TimeSeries Data module

causalai.data.time_series

class causalai.data.time_series.TimeSeriesData(*data: List[ndarray], var_names: List[str] | None = None, contains_nans: bool = False)

Data object containing time series array.

__init__(*data: List[ndarray], var_names: List[str] | None = None, contains_nans: bool = False)
Parameters:
  • data (list of ndarray) -- Each ndarray is a Numpy array of shape (observations N, variables D). This allows the user to pass multiple disjoint time series (e.g. first series is data from Jan-March, while the second series is from July to September).

  • var_names (list) -- Names of variables. If None, range(N) is used.

  • contains_nans (bool) -- If true, NaNs will be handled automatically during causal discovery. Note that checking for NaNs makes the code a little slower. So set to true only if needed.

extract_array(X: int | str, Y: Tuple[int | str, int], Z: List[Tuple], max_lag: int) List[ndarray]

Extract the arrays corresponding to the node names X,Y,Z from self.data_arrays (see BaseData). X and Y are individual nodes, and Z is the set of nodes to be used as the conditional set.

Parameters:
  • X (int or str) -- X is the target variable index/name at the current time step. Eg. 3 or <var_name>, if a variable name was specified when creating the data object.

  • Y (tuple) -- Y specifies a variable at a specific time lag. Eg. (2,-1) or (<var_name>, -1), if a variable name was specified when creating the data object. Here the time lag -1 implies it is 1 time step before X. The time lag must be negative. This is because: 1. a parent of Y cannot be at a future time step relative to Y. 2. We do not support instantaneous causal links. Y can also be None.

  • Z (list of tuples) -- Z is a list of tuples, where each tuple has the form (2,-1) or (<var_name>, -1), if a variable name was specified when creating the data object. The time lags must be negative (same reason as that specified for Y above).

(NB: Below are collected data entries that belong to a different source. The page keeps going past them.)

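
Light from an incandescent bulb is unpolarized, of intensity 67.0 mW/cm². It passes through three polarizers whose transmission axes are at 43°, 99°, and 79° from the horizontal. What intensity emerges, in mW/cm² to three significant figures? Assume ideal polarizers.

I ≈ 9.25 mW/cm²

Unpolarized light through the first polarizer → I₁ = 67.0 mW/cm²/2 = 33.5 mW/cm², polarized at 43°.
I₂ = I₁ · cos²(56°) = 33.5 · 0.3127 = 10.48 mW/cm².
I₃ = I₂ · cos²(20°) = 10.48 · 0.883 = 9.25 mW/cm².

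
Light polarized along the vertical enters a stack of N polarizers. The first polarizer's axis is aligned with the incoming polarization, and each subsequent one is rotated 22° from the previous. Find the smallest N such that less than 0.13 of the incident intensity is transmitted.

First polarizer is aligned with the polarization: full transmission.
Each further stage multiplies by cos²(22°) = 0.8597.
After N polarizers: T = 0.8597^(N−1). Require T < 0.13 ⇒ N−1 > ln(0.13)/ln(0.8597) = 13.49, so N−1 ≥ 14 and N = 15.
Check: N=15 gives T = 0.1204 < 0.13; N=14 gives T = 0.1401.

N = 15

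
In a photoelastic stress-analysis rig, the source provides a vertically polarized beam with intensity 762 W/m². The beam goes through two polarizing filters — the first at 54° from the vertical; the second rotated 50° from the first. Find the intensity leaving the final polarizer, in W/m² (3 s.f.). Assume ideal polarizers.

I ≈ 109 W/m²

I₁ = 762 W/m² · cos²(54°) = 263.3 W/m².
I₂ = I₁ · cos²(50°) = 263.3 · 0.4132 = 108.8 W/m².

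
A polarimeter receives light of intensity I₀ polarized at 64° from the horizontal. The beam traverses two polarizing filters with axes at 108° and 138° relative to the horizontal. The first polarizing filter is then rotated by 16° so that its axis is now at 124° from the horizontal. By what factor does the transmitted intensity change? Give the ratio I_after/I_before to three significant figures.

Before rotation:
I₁ = I₀ cos²(108° − 64°) = I₀ cos²(44°) = 0.5174 I₀.
I₂ = I₁ cos²(138° − 108°) = 0.5174 I₀ · cos²(30°) = 0.3881 I₀.
After rotation:
I₁ = I₀ cos²(124° − 64°) = I₀ cos²(60°) = 0.25 I₀.
I₂ = I₁ cos²(138° − 124°) = 0.25 I₀ · cos²(14°) = 0.2354 I₀.
Ratio = 0.2354 / 0.3881 = 0.6065.

I_new/I_old ≈ 0.606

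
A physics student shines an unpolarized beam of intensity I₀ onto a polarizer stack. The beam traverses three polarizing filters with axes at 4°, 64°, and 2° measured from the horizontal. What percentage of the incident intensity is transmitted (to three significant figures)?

≈ 2.76%

Unpolarized light through the first polarizer → I₁ = ½ I₀, now polarized at 4°.
I₂ = I₁ cos²(64° − 4°) = 0.5 I₀ · cos²(60°) = 0.125 I₀.
I₃ = I₂ cos²(2° − 64°) = 0.125 I₀ · cos²(62°) = 0.02755 I₀.
That is 2.755% of the incident intensity.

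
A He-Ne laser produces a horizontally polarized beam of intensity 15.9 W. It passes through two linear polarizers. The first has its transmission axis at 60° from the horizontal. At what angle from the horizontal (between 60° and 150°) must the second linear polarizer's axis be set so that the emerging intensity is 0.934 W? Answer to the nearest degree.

By Malus's law, I₁ = I₀ cos²(60° − 0°) = I₀ cos²(60°) = 0.25 I₀.
Target fraction: 0.934 / 15.9 W = 0.05874 of I₀.
Need I₂/I₀ = 0.05874, so cos²(θ − 60°) = 0.05874 / 0.25 = 0.235.
θ − 60° = arccos(√0.235) = 61.0°, giving θ ≈ 60 + 61.0 = 121.0°.

θ ≈ 121°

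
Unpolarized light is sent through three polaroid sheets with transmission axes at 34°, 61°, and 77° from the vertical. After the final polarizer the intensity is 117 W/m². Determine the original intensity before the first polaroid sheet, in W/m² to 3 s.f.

I₀ ≈ 319 W/m²

Unpolarized light through the first polarizer → I₁ = ½ I₀, now polarized at 34°.
I₂ = I₁ cos²(61° − 34°) = 0.5 I₀ · cos²(27°) = 0.3969 I₀.
I₃ = I₂ cos²(77° − 61°) = 0.3969 I₀ · cos²(16°) = 0.3668 I₀.
So 117 W/m² = 0.3668 I₀, giving I₀ = 117/0.3668 = 319 W/m².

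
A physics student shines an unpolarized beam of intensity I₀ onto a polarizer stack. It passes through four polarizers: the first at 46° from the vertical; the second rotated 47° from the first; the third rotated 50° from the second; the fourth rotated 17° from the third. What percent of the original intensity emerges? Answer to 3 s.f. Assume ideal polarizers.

≈ 8.79%

Unpolarized light through the first polarizer → I₁ = ½ I₀, now polarized at 46°.
I₂ = I₁ cos²(47°) = 0.5 · 0.4651 I₀ = 0.2326 I₀.
I₃ = I₂ cos²(50°) = 0.2326 · 0.4132 I₀ = 0.09609 I₀.
I₄ = I₃ cos²(17°) = 0.09609 · 0.9145 I₀ = 0.08787 I₀.
That is 8.787% of the incident intensity.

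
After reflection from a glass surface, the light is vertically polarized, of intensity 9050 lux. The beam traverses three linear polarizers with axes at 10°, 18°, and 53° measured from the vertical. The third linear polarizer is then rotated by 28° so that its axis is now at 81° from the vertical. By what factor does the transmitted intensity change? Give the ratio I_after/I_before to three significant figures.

I_new/I_old ≈ 0.307

Before rotation:
By Malus's law, I₁ = I₀ cos²(10° − 0°) = I₀ cos²(10°) = 0.9698 I₀.
I₂ = I₁ cos²(18° − 10°) = 0.9698 I₀ · cos²(8°) = 0.9511 I₀.
I₃ = I₂ cos²(53° − 18°) = 0.9511 I₀ · cos²(35°) = 0.6382 I₀.
After rotation:
I₁ = I₀ cos²(10° − 0°) = I₀ cos²(10°) = 0.9698 I₀.
I₂ = I₁ cos²(18° − 10°) = 0.9698 I₀ · cos²(8°) = 0.9511 I₀.
I₃ = I₂ cos²(81° − 18°) = 0.9511 I₀ · cos²(63°) = 0.196 I₀.
Ratio = 0.196 / 0.6382 = 0.3072.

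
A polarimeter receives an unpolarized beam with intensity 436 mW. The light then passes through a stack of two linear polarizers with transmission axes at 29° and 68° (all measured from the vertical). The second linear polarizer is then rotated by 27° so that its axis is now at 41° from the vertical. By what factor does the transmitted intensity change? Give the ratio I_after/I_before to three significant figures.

Before rotation:
Unpolarized light through the first polarizer → I₁ = ½ I₀, now polarized at 29°.
I₂ = I₁ cos²(68° − 29°) = 0.5 I₀ · cos²(39°) = 0.302 I₀.
After rotation:
Unpolarized light through the first polarizer → I₁ = ½ I₀, now polarized at 29°.
I₂ = I₁ cos²(41° − 29°) = 0.5 I₀ · cos²(12°) = 0.4784 I₀.
Ratio = 0.4784 / 0.302 = 1.584.

I_new/I_old ≈ 1.58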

  • max_lag (int) -- Maximum time lag from current time step specifying the Markov blanket lies within this interval.

Returns:

x_array, y_array, z_array : Tuple of data arrays. All have 0th dimension equal to the total length of time series. z_array.shape[1] has dimensions equal to the number of nodes specified in Z.

Return type:

tuple of ndarray

get_causal_Xy(target_var: int | str, parents: Tuple[Tuple[int | str, int]]) Tuple[ndarray, ndarray, List[int | str]]

Given target_var name, and the list of parents corresponding to target_var, this method extracts the data tuple of the form (X,y), where y is a 1D ndarray containing the observations corresponding to target_var as targets, and X is a 2D ndarray (num_observations, num_vars) where each row contains the variables in data that correspond to the parents of target_var. This pair (X,y) can be useful (for instance) for learning machine learning models where X will be the input and y target.

Parameters:
  • target_var (int) -- Target variable index or name.

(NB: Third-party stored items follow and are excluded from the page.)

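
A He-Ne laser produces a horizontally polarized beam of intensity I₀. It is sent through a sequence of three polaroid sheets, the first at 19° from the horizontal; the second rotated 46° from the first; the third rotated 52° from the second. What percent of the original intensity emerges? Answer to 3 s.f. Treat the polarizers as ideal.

≈ 16.4%

I₁ = I₀ cos²(19° − 0°) = I₀ cos²(19°) = 0.894 I₀.
I₂ = I₁ cos²(46°) = 0.894 · 0.4826 I₀ = 0.4314 I₀.
I₃ = I₂ cos²(52°) = 0.4314 · 0.379 I₀ = 0.1635 I₀.
That is 16.35% of the incident intensity.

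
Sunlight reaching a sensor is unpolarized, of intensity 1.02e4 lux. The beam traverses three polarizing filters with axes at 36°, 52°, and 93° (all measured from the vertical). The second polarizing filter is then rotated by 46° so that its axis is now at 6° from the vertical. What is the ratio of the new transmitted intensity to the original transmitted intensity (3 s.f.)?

I_new/I_old ≈ 0.00390

Before rotation:
Unpolarized light through the first polarizer → I₁ = ½ I₀, now polarized at 36°.
I₂ = I₁ cos²(52° − 36°) = 0.5 I₀ · cos²(16°) = 0.462 I₀.
I₃ = I₂ cos²(93° − 52°) = 0.462 I₀ · cos²(41°) = 0.2632 I₀.
After rotation:
Unpolarized light through the first polarizer → I₁ = ½ I₀, now polarized at 36°.
I₂ = I₁ cos²(6° − 36°) = 0.5 I₀ · cos²(30°) = 0.375 I₀.
I₃ = I₂ cos²(93° − 6°) = 0.375 I₀ · cos²(87°) = 0.001027 I₀.
Ratio = 0.001027 / 0.2632 = 0.003903.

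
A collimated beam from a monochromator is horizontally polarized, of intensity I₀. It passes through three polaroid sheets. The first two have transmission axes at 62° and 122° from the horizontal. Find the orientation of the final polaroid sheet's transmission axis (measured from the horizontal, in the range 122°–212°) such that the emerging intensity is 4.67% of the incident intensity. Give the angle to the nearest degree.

θ ≈ 145°

I₁ = I₀ cos²(62° − 0°) = I₀ cos²(62°) = 0.2204 I₀.
I₂ = I₁ cos²(122° − 62°) = 0.2204 I₀ · cos²(60°) = 0.0551 I₀.
Need I₃/I₀ = 0.0467, so cos²(θ − 122°) = 0.0467 / 0.0551 = 0.8475.
θ − 122° = arccos(√0.8475) = 23.0°, giving θ ≈ 122 + 23.0 = 145.0°.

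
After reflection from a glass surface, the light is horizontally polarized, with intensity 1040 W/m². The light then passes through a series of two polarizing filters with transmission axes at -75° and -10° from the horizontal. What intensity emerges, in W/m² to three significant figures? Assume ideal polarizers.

I₁ = 1040 W/m² · cos²(75°) = 69.67 W/m².
I₂ = I₁ · cos²(65°) = 69.67 · 0.1786 = 12.44 W/m².

I ≈ 12.4 W/m²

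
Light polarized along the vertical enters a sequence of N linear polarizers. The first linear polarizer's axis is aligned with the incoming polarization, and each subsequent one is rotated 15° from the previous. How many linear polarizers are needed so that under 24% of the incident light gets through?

N = 22

First polarizer is aligned with the polarization: full transmission.
Each further stage multiplies by cos²(15°) = 0.933.
After N polarizers: T = 0.933^(N−1). Require T < 0.24 ⇒ N−1 > ln(0.24)/ln(0.933) = 20.58, so N−1 ≥ 21 and N = 22.
Check: N=22 gives T = 0.2332 < 0.24; N=21 gives T = 0.2499.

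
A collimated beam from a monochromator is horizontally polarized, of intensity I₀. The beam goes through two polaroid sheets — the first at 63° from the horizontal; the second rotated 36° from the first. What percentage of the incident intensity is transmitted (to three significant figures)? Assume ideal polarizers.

By Malus's law, I₁ = I₀ cos²(63° − 0°) = I₀ cos²(63°) = 0.2061 I₀.
I₂ = I₁ cos²(36°) = 0.2061 · 0.6545 I₀ = 0.1349 I₀.
That is 13.49% of the incident intensity.

≈ 13.5%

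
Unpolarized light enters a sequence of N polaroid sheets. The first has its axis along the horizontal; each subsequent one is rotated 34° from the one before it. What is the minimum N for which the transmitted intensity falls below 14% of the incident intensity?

First polarizer halves the unpolarized light: factor 1/2.
Each further stage multiplies by cos²(34°) = 0.6873.
After N polarizers: T = 0.5·0.6873^(N−1). Require T < 0.14 ⇒ N−1 > ln(0.14/0.5)/ln(0.6873) = 3.39, so N−1 ≥ 4 and N = 5.
Check: N=5 gives T = 0.1116 < 0.14; N=4 gives T = 0.1623.

N = 5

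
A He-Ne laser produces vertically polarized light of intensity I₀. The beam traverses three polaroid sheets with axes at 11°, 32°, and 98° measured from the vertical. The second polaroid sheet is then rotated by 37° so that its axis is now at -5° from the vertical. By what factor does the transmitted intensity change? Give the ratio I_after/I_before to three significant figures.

I_new/I_old ≈ 0.324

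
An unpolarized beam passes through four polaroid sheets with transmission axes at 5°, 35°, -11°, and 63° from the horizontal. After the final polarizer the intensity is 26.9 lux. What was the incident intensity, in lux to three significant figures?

Unpolarized light through the first polarizer → I₁ = ½ I₀, now polarized at 5°.
I₂ = I₁ cos²(35° − 5°) = 0.5 I₀ · cos²(30°) = 0.375 I₀.
I₃ = I₂ cos²(-11° − 35°) = 0.375 I₀ · cos²(46°) = 0.181 I₀.
I₄ = I₃ cos²(63° + 11°) = 0.181 I₀ · cos²(74°) = 0.01375 I₀.
So 26.9 lux = 0.01375 I₀, giving I₀ = 26.9/0.01375 = 1957 lux.

I₀ ≈ 1960 lux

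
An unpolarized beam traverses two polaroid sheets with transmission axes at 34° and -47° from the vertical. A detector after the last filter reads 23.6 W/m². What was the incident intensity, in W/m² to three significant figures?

I₀ ≈ 1930 W/m²

Unpolarized light through the first polarizer → I₁ = ½ I₀, now polarized at 34°.
I₂ = I₁ cos²(-47° − 34°) = 0.5 I₀ · cos²(81°) = 0.01224 I₀.
So 23.6 W/m² = 0.01224 I₀, giving I₀ = 23.6/0.01224 = 1929 W/m².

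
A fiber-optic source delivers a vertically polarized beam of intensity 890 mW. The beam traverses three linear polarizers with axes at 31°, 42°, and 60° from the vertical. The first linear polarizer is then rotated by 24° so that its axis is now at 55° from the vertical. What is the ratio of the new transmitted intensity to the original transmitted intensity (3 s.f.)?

I_new/I_old ≈ 0.441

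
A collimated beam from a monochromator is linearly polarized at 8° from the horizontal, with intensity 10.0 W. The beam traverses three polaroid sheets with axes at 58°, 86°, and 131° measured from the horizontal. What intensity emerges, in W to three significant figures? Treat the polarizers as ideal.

I₁ = 10.0 W · cos²(50°) = 4.132 W.
I₂ = I₁ · cos²(28°) = 4.132 · 0.7796 = 3.221 W.
I₃ = I₂ · cos²(45°) = 3.221 · 0.5 = 1.611 W.

I ≈ 1.61 W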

  • parents (list) -- List of estimated parents of the form [(<var5_name>, -1), (<var2_name>, -3), ...].

Returns:

X,y, column_names. X,y are as described above, and column_names is a list of names of the columns in X.

Return type:

tuple(ndarray, ndarray, List)

get_causal_Xy_i(i: int, arr_idx: int, target_var: int | str, parents: Tuple[Tuple[int | str, int]]) Tuple[ndarray, ndarray, List[int | str]]

Given a time series data object, target_var name, and the list of parents corresponding to target_var, this method extracts the data tuple of the form (X,y), where y is a scalar containing the observation corresponding to target_var at index i as targets, and X is a 1D ndarray where the row contains the variables in data that correspond to the parents of target_var. This pair (X,y) can be useful (for instance) for prediction in machine learning models where X will be the input and y target.

Parameters:
  • i (int) -- row index of the data_array for which the target observation and its corresponding input needs to be extracted

  • arr_idx (int) -- index of the array in self.data_arrays

  • data (TimeSeriesData object) -- It contains the list data.data_arrays, where each item is a numpy array of shape (observations N, variables D).

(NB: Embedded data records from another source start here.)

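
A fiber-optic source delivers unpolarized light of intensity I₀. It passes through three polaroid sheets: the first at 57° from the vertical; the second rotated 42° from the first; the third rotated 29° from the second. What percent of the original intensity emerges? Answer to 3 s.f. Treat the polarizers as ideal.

Unpolarized light through the first polarizer → I₁ = ½ I₀, now polarized at 57°.
I₂ = I₁ cos²(42°) = 0.5 · 0.5523 I₀ = 0.2761 I₀.
I₃ = I₂ cos²(29°) = 0.2761 · 0.765 I₀ = 0.2112 I₀.
That is 21.12% of the incident intensity.

≈ 21.1%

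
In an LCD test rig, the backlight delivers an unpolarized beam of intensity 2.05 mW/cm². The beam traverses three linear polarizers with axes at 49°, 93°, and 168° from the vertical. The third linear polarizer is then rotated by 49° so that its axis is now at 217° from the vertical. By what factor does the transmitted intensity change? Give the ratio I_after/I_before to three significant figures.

Before rotation:
Unpolarized light through the first polarizer → I₁ = ½ I₀, now polarized at 49°.
I₂ = I₁ cos²(93° − 49°) = 0.5 I₀ · cos²(44°) = 0.2587 I₀.
I₃ = I₂ cos²(168° − 93°) = 0.2587 I₀ · cos²(75°) = 0.01733 I₀.
After rotation:
Unpolarized light through the first polarizer → I₁ = ½ I₀, now polarized at 49°.
I₂ = I₁ cos²(93° − 49°) = 0.5 I₀ · cos²(44°) = 0.2587 I₀.
Angle between axes 2 and 3: 56°. I₃ = 0.2587 I₀ · cos²(56°) = 0.0809 I₀.
Ratio = 0.0809 / 0.01733 = 4.668.

I_new/I_old ≈ 4.67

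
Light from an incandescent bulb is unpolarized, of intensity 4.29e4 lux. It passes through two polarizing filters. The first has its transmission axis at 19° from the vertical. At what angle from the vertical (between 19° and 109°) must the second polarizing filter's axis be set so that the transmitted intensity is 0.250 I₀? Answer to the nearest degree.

θ ≈ 64°

Unpolarized light through the first polarizer → I₁ = ½ I₀, now polarized at 19°.
Need I₂/I₀ = 0.25, so cos²(θ − 19°) = 0.25 / 0.5 = 0.5.
θ − 19° = arccos(√0.5) = 45.0°, giving θ ≈ 19 + 45.0 = 64.0°.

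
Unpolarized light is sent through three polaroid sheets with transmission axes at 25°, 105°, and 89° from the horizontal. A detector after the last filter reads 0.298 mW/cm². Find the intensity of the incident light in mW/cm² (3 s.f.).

Unpolarized light through the first polarizer → I₁ = ½ I₀, now polarized at 25°.
I₂ = I₁ cos²(105° − 25°) = 0.5 I₀ · cos²(80°) = 0.01508 I₀.
I₃ = I₂ cos²(89° − 105°) = 0.01508 I₀ · cos²(16°) = 0.01393 I₀.
So 0.298 mW/cm² = 0.01393 I₀, giving I₀ = 0.298/0.01393 = 21.39 mW/cm².

I₀ ≈ 21.4 mW/cm²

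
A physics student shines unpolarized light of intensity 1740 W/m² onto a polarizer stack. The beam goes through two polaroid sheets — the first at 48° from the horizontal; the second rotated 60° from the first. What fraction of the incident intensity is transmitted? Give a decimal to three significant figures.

I/I₀ ≈ 0.125

Unpolarized light through the first polarizer → I₁ = 1740 W/m²/2 = 870 W/m², polarized at 48°.
I₂ = I₁ · cos²(60°) = 870 · 0.25 = 217.5 W/m².
Transmitted fraction = 0.125.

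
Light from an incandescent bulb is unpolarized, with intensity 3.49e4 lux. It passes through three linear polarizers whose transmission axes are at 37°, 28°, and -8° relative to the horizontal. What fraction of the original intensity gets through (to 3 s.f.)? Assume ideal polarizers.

I/I₀ ≈ 0.319

Unpolarized light through the first polarizer → I₁ = 3.49e4 lux/2 = 1.745e+04 lux, polarized at 37°.
I₂ = I₁ · cos²(9°) = 1.745e+04 · 0.9755 = 1.702e+04 lux.
I₃ = I₂ · cos²(36°) = 1.702e+04 · 0.6545 = 1.114e+04 lux.
Transmitted fraction = 0.3192.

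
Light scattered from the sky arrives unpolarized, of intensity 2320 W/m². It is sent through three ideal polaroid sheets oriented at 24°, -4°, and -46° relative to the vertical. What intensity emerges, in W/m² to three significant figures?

I ≈ 499 W/m²

Unpolarized light through the first polarizer → I₁ = 2320 W/m²/2 = 1160 W/m², polarized at 24°.
I₂ = I₁ · cos²(28°) = 1160 · 0.7796 = 904.3 W/m².
I₃ = I₂ · cos²(42°) = 904.3 · 0.5523 = 499.4 W/m².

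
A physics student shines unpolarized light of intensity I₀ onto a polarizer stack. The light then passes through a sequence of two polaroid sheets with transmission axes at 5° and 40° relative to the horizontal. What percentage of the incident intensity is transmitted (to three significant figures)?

Unpolarized light through the first polarizer → I₁ = ½ I₀, now polarized at 5°.
I₂ = I₁ cos²(40° − 5°) = 0.5 I₀ · cos²(35°) = 0.3355 I₀.
That is 33.55% of the incident intensity.

≈ 33.6%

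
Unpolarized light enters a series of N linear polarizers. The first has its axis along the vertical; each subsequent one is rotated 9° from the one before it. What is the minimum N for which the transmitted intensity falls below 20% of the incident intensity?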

  • target_var (int) -- Target variable index or name.

  • parents (list) -- List of estimated parents of the form [(<var5_name>, -1), (<var2_name>, -3), ...].

Returns:

X,y as described above.

Return type:

tuple(ndarray, ndarray)

sanity_check(X: List[Tuple], Y: List | List[Tuple], Z: List[Tuple], total_num_nodes: int) None

Perform the following checks:

  • The variable indices are between 0-D-1

  • There are no duplicate entries

  • Time lags are negative

  • Tuples have length 2 (index and time lag)

Parameters:
  • X -- list

  • Y -- list

  • Z -- list

  • total_num_nodes (int) -- total number of nodes

to_var_index(*args) List[List[Tuple[int | str, int]]] | List[Tuple[int | str, int]]

Convert variable names from string to variable index if the name is specified as a string.